We cover plenty of stories of alleged malfeasance on the part of police officers, some totally legitimate and others less so. This is particularly true in Chicago, where they’ve probably had more than their share of bad apples managing to get behind a badge over the years, though the vast majority of officers remain dedicated public servants. The Windy City has seen questionable, if not outright horrible cases of police shootings and other forms of abuse, but one recent case saw the cops being blamed for something which just seems patently ridiculous.
Officers responding to a reported crime spotted 18-year-old Demaszjae Miller and two of his friends allegedly breaking into a series of cars. As soon as the teenagers saw the cops they bolted. Unfortunately, they ran into the street with oncoming traffic and Miller was hit by a civilian’s car. He died from his injuries, but some of the locals blamed his death on the police and began tearing up some police cars and equipment. (CBS Chicago)
An 18-year-old from Aurora died after he was hit by an SUV while running from police Friday night.
Police said Demaszjae Miller and his two friends matched the description of three people reportedly breaking into cars on Taylor Street. They bolted after being spotted by police.
That’s when an SUV hit Miller as he tried to cross Highland Avenue, killing the teen.
Authorities call the situation a tragedy but deny playing any role leading to his death.
According to official reports, the cops hadn’t had time to do more than arrive. Miller and his friends saw them and bolted. The police (who supposedly have body camera footage to check) weren’t even pursuing them. They were just standing there and Miller ran out in front of a car. In what scenario is this the fault of the police unless you don’t want them showing up to investigate reports of crime at all?
While it’s obvious that nobody should get the death penalty for breaking into some cars, if the boys weren’t doing anything wrong, why would they run when the cops arrived? Also, it sounds like the driver of the SUV had no time to react, so this was strictly an accident to begin with.
And how did the family and neighbors respond? One squad car parked outside the hospital where Miller was taken was so badly damaged that it had to be towed away. Some of the family members being in grief over the loss of their relative is certainly understandable, but that’s a serious lack of restraint. And it wound up the rest of the neighborhood to the point where people were calling for the police who arrived at the scene of the car break-ins to be arrested.

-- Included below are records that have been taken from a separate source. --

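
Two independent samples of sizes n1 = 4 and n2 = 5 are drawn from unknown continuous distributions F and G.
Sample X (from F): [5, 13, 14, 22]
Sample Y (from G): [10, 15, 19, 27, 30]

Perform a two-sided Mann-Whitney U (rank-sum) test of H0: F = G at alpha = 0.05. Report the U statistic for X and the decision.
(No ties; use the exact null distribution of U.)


Step 1: Combine and sort all 9 observations; assign midranks.
sorted (value, group): (5,X), (10,Y), (13,X), (14,X), (15,Y), (19,Y), (22,X), (27,Y), (30,Y)
ranks: 5->1, 10->2, 13->3, 14->4, 15->5, 19->6, 22->7, 27->8, 30->9
Step 2: Rank sum for X: R1 = 1 + 3 + 4 + 7 = 15.
Step 3: U_X = R1 - n1(n1+1)/2 = 15 - 4*5/2 = 15 - 10 = 5.
       U_Y = n1*n2 - U_X = 20 - 5 = 15.
Step 4: No ties, so the exact null distribution of U (based on enumerating the C(9,4) = 126 equally likely rank assignments) gives the two-sided p-value.
Step 5: p-value = 0.285714; compare to alpha = 0.05. fail to reject H0.

U_X = 5, p = 0.285714, fail to reject H0 at alpha = 0.05.


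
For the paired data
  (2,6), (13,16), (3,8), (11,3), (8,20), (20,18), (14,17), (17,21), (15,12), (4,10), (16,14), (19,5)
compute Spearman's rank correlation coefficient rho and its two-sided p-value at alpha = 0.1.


Step 1: Rank x and y separately (midranks; no ties here).
rank(x): 2->1, 13->6, 3->2, 11->5, 8->4, 20->12, 14->7, 17->10, 15->8, 4->3, 16->9, 19->11
rank(y): 6->3, 16->8, 8->4, 3->1, 20->11, 18->10, 17->9, 21->12, 12->6, 10->5, 14->7, 5->2
Step 2: d_i = R_x(i) - R_y(i); compute d_i^2.
  (1-3)^2=4, (6-8)^2=4, (2-4)^2=4, (5-1)^2=16, (4-11)^2=49, (12-10)^2=4, (7-9)^2=4, (10-12)^2=4, (8-6)^2=4, (3-5)^2=4, (9-7)^2=4, (11-2)^2=81
sum(d^2) = 182.
Step 3: rho = 1 - 6*182 / (12*(12^2 - 1)) = 1 - 1092/1716 = 0.363636.
Step 4: Under H0, t = rho * sqrt((n-2)/(1-rho^2)) = 1.2344 ~ t(10).
Step 5: Two-sided p-value from the t-distribution with 10 df = 0.245265.
Step 6: alpha = 0.1. fail to reject H0.

rho = 0.3636, p = 0.245265, fail to reject H0 at alpha = 0.1.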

As I noted above, there are definitely cases where the police in Chicago (and other places) have used horrible judgment or, in some cases, flat out murdered people. But unless the body cam footage can prove otherwise, this is not one of those cases. We can’t just automatically blame the police and begin tearing up the town before any of the facts are known. And those engaging in criminal activity have to take some responsibility for situations such as this.